Scott Straub has been in a wheelchair for 25 years; but it was a car accident four years ago that got him hooked on prescription pills.
"I went into detox, and that's what I was gonna do," Straub said.
But Straub claims he was turned away from Southwest Florida Addiction Services just as he was beginning drug withdrawals.
"I told her she needed to stand guard because I didn't feel safe transferring onto the bed at that particular time with the spasms I was having in my legs," Straub said.
"If the patient is not self-preserve or self-care, unfortunately we will not be able to admit him," said SWFAS Detox Program Director Alejandro Garcia-Barbon.
The SWFAS detox director could not talk about this specific case because of patient confidentiality rules, but did discuss the center's admission policies.
"We have admission criteria that, its not looking out for us, its looking out for the patient themselves," Garcia-Barbon explained.
Though SWFAS doesn't take patients who can't take care of their themselves, the center does refer them elsewhere.
"No patient leaves our doors without a list of doctors, a list of telephone numbers of other programs or other facilities or other doctors that can meet the patients' needs," Garcia-Barbon said.

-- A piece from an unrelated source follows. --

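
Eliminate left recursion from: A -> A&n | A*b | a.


Left-recursive alternatives: A&n, A*b; non-recursive: a
Introduce A': A -> aA', A' -> &nA' | *bA' | ε


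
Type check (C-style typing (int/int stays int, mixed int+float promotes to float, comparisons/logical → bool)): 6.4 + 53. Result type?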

Straub says that referral came too late.
"I couldn't even read the paper, my eyes were so foggy from what I was going through I couldn't read the printing on the paper," Straub said.
Ultimately, Straub worked through the worst of his detox in the hospital. Now back home, he says he is taking care of himself, like he always has.
"To me, it's a straight-up discrimination case," Straub said.
The SWFAS detox director says the facility is fully handicapped-accessible. He says a medical director helps decide who is and is not acceptable for treatment.